Among the most important items of the Kyoto Protocol requiring elaboration is the Clean Development Mechanism (CDM), the Protocol's instrument for financing lower-emission sustainable development in the countries of the South.
The controversial mechanism's success depends in great part on public support for the projects envisioned, as is the case in all development projects. It is then crucial to institute measures for public participation and transparency into the mechanism's regulations, and to do so while the CDM's final structure is still being defined.
The authors pinpoint the areas within the CDM's regulations where public access and participation should be introduced. Just as importantly, it details the relevance of including such measures in the already complex agreement.
Institutions that govern global markets are increasingly vulnerable. The CDM market for greenhouse gas offsets will be no exception, and will be subject to intense public scrutiny. Thus, the CDM rules should actively engage its stakeholders--the public and private sectors; local communities; and local, national, and international NGOs -- in its operation and governance structure. This will help the CDM avoid some of the pitfalls of other international institutions, such as the World Trade Organization and the failed Multilateral Agreement on Investment.
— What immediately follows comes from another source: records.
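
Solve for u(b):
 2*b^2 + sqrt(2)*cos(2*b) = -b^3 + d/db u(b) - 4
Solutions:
 u(b) = C1 + b^4/4 + 2*b^3/3 + 4*b + sqrt(2)*sin(2*b)/2


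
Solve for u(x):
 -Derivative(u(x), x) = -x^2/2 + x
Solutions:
 u(x) = C1 + x^3/6 - x^2/2


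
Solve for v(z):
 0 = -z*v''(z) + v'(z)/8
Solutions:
 v(z) = C1 + C2*z^(9/8)


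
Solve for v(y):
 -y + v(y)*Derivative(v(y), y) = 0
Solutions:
 v(y) = -sqrt(C1 + y^2)
 v(y) = sqrt(C1 + y^2)


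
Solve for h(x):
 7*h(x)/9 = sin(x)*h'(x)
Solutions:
 h(x) = C1*(cos(x) - 1)^(7/18)/(cos(x) + 1)^(7/18)


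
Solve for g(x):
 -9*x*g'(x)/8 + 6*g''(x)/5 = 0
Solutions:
 g(x) = C1 + C2*erfi(sqrt(30)*x/8)


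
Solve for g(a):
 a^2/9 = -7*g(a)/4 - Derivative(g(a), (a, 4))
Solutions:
 g(a) = -4*a^2/63 + (C1*sin(7^(1/4)*a/2) + C2*cos(7^(1/4)*a/2))*exp(-7^(1/4)*a/2) + (C3*sin(7^(1/4)*a/2) + C4*cos(7^(1/4)*a/2))*exp(7^(1/4)*a/2)


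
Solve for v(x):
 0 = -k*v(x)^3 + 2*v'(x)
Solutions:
 v(x) = -sqrt(-1/(C1 + k*x))
 v(x) = sqrt(-1/(C1 + k*x))


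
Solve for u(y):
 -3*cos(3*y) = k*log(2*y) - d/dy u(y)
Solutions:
 u(y) = C1 + k*y*(log(y) - 1) + k*y*log(2) + sin(3*y)


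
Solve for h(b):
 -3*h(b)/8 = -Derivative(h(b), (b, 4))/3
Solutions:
 h(b) = C1*exp(-2^(1/4)*sqrt(3)*b/2) + C2*exp(2^(1/4)*sqrt(3)*b/2) + C3*sin(2^(1/4)*sqrt(3)*b/2) + C4*cos(2^(1/4)*sqrt(3)*b/2)


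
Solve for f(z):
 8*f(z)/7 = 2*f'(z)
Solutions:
 f(z) = C1*exp(4*z/7)


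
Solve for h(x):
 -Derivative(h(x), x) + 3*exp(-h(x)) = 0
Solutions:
 h(x) = log(C1 + 3*x)


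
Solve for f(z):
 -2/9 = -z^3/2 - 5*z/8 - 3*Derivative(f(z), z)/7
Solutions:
 f(z) = C1 - 7*z^4/24 - 35*z^2/48 + 14*z/27


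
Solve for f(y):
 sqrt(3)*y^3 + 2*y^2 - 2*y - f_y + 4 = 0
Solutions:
 f(y) = C1 + sqrt(3)*y^4/4 + 2*y^3/3 - y^2 + 4*y


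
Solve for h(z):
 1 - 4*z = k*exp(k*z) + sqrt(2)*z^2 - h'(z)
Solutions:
 h(z) = C1 + sqrt(2)*z^3/3 + 2*z^2 - z + exp(k*z)


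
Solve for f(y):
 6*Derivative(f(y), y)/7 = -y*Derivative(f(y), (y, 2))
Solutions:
 f(y) = C1 + C2*y^(1/7)


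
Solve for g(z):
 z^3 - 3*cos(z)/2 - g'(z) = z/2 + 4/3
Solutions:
 g(z) = C1 + z^4/4 - z^2/4 - 4*z/3 - 3*sin(z)/2


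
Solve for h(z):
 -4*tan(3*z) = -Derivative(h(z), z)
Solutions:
 h(z) = C1 - 4*log(cos(3*z))/3


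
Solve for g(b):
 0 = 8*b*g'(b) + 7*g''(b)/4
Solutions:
 g(b) = C1 + C2*erf(4*sqrt(7)*b/7)


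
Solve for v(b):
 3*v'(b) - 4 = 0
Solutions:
 v(b) = C1 + 4*b/3


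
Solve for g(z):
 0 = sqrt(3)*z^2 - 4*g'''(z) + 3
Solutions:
 g(z) = C1 + C2*z + C3*z^2 + sqrt(3)*z^5/240 + z^3/8


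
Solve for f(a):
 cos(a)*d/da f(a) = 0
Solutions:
 f(a) = C1


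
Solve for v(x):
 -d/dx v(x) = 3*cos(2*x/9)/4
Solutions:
 v(x) = C1 - 27*sin(2*x/9)/8


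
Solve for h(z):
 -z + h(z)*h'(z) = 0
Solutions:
 h(z) = -sqrt(C1 + z^2)
 h(z) = sqrt(C1 + z^2)


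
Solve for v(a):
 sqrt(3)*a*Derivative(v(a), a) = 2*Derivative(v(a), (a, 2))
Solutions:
 v(a) = C1 + C2*erfi(3^(1/4)*a/2)


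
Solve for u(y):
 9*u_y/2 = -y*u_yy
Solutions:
 u(y) = C1 + C2/y^(7/2)


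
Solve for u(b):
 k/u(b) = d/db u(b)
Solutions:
 u(b) = -sqrt(C1 + 2*b*k)
 u(b) = sqrt(C1 + 2*b*k)


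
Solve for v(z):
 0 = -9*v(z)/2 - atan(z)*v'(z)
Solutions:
 v(z) = C1*exp(-9*Integral(1/atan(z), z)/2)


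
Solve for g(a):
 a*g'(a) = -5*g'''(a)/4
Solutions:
 g(a) = C1 + Integral(C2*airyai(-10^(2/3)*a/5) + C3*airybi(-10^(2/3)*a/5), a)


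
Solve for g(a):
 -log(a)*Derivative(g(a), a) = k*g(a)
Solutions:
 g(a) = C1*exp(-k*li(a))


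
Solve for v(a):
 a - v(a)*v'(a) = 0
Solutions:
 v(a) = -sqrt(C1 + a^2)
 v(a) = sqrt(C1 + a^2)


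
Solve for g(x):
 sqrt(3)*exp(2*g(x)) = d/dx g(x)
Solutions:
 g(x) = log(-sqrt(-1/(C1 + sqrt(3)*x))) - log(2)/2
 g(x) = log(-1/(C1 + sqrt(3)*x))/2 - log(2)/2


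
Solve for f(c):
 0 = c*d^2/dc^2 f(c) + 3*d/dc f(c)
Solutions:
 f(c) = C1 + C2/c^2


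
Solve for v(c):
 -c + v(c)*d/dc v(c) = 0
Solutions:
 v(c) = -sqrt(C1 + c^2)
 v(c) = sqrt(C1 + c^2)


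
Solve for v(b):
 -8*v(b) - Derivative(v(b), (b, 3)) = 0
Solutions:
 v(b) = C3*exp(-2*b) + (C1*sin(sqrt(3)*b) + C2*cos(sqrt(3)*b))*exp(b)


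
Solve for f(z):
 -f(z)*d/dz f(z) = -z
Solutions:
 f(z) = -sqrt(C1 + z^2)
 f(z) = sqrt(C1 + z^2)


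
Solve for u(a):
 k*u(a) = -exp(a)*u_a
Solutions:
 u(a) = C1*exp(k*exp(-a))


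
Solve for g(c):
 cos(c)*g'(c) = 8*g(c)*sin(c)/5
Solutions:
 g(c) = C1/cos(c)^(8/5)


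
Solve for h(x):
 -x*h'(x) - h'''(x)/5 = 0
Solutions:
 h(x) = C1 + Integral(C2*airyai(-5^(1/3)*x) + C3*airybi(-5^(1/3)*x), x)


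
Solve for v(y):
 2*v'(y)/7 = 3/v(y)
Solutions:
 v(y) = -sqrt(C1 + 21*y)
 v(y) = sqrt(C1 + 21*y)


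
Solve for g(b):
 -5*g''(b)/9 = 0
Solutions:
 g(b) = C1 + C2*b


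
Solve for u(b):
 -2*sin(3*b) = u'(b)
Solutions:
 u(b) = C1 + 2*cos(3*b)/3


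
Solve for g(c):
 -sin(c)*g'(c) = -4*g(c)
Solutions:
 g(c) = C1*(cos(c)^2 - 2*cos(c) + 1)/(cos(c)^2 + 2*cos(c) + 1)


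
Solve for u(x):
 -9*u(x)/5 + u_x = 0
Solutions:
 u(x) = C1*exp(9*x/5)


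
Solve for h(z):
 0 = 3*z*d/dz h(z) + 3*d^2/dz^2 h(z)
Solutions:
 h(z) = C1 + C2*erf(sqrt(2)*z/2)


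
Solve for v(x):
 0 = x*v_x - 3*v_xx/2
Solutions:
 v(x) = C1 + C2*erfi(sqrt(3)*x/3)


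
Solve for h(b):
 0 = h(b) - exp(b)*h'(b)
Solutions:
 h(b) = C1*exp(-exp(-b))


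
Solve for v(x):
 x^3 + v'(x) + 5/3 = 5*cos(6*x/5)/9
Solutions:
 v(x) = C1 - x^4/4 - 5*x/3 + 25*sin(6*x/5)/54


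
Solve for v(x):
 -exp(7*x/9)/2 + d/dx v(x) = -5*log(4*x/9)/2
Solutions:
 v(x) = C1 - 5*x*log(x)/2 + x*(-5*log(2) + 5/2 + 5*log(3)) + 9*exp(7*x/9)/14


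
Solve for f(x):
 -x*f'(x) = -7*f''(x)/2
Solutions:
 f(x) = C1 + C2*erfi(sqrt(7)*x/7)


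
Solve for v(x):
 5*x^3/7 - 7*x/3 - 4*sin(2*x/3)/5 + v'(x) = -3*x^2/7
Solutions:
 v(x) = C1 - 5*x^4/28 - x^3/7 + 7*x^2/6 - 6*cos(2*x/3)/5


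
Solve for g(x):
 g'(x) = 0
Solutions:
 g(x) = C1


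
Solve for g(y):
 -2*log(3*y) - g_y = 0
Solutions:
 g(y) = C1 - 2*y*log(y) - y*log(9) + 2*y


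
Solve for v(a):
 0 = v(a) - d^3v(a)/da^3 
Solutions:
 v(a) = C3*exp(a) + (C1*sin(sqrt(3)*a/2) + C2*cos(sqrt(3)*a/2))*exp(-a/2)


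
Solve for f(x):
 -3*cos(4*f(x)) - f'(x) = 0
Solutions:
 f(x) = -asin((C1 + exp(24*x))/(C1 - exp(24*x)))/4 + pi/4
 f(x) = asin((C1 + exp(24*x))/(C1 - exp(24*x)))/4


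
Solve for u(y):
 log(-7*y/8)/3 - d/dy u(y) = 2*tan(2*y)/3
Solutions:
 u(y) = C1 + y*log(-y)/3 - y*log(2) - y/3 + y*log(7)/3 + log(cos(2*y))/3


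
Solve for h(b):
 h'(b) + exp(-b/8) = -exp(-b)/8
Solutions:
 h(b) = C1 + exp(-b)/8 + 8*exp(-b/8)


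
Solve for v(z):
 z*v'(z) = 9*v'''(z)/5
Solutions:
 v(z) = C1 + Integral(C2*airyai(15^(1/3)*z/3) + C3*airybi(15^(1/3)*z/3), z)


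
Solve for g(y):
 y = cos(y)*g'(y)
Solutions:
 g(y) = C1 + Integral(y/cos(y), y)


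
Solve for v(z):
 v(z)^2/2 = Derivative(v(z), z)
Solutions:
 v(z) = -2/(C1 + z)


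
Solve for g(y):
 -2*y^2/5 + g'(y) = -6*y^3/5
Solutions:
 g(y) = C1 - 3*y^4/10 + 2*y^3/15


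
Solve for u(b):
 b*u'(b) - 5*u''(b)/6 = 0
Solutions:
 u(b) = C1 + C2*erfi(sqrt(15)*b/5)


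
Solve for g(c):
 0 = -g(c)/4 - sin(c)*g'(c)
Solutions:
 g(c) = C1*(cos(c) + 1)^(1/8)/(cos(c) - 1)^(1/8)


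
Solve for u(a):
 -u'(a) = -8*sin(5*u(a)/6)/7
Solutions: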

Public participation (described as access to information and judicial remedy, as well as participation in decision making) in development projects not only has legal precedent in international accords but also has been incorporated into the procedures of international lending organizations. Public participation in the CDM would improve project success rate by avoiding negative publicity, protracted disputes, and mismanagement. In addition, access to information and participation in decision-making is essential to deliver the stated CDM objective of sustainable development.
Based on a set of principles designed to streamline implementation of public participation measures, the authors make the following recommendations:
CDM project documents should include descriptions of actions taken to inform and engage the community;
official reports and documents should be accessible to the public in a timely manner;
specific policies, such as environmental and social impact assessments, should be designed for high-impact projects;
policy development should be informed by the lessons learned from the experiences of other international institutions, such as the World Bank;
an independent review panel should be created for interested parties to make comments and dispute projects that violate CDM rules; and
the Executive Board, established by the Kyoto Protocol, should include members of the business and NGO communities.
Although inclusion of public-participation policies is common practice among multilateral investment bodies, their conspicuous absence within the CDM has not been addressed until now. This Climate Note offers a clear outline of the procedures for policy development that should be undertaken to ensure the CDM's responsiveness to civil society. In short, it offers a blue-print for both decision makers at the delegation level and all parties interested in creating a successful, democratic CDM.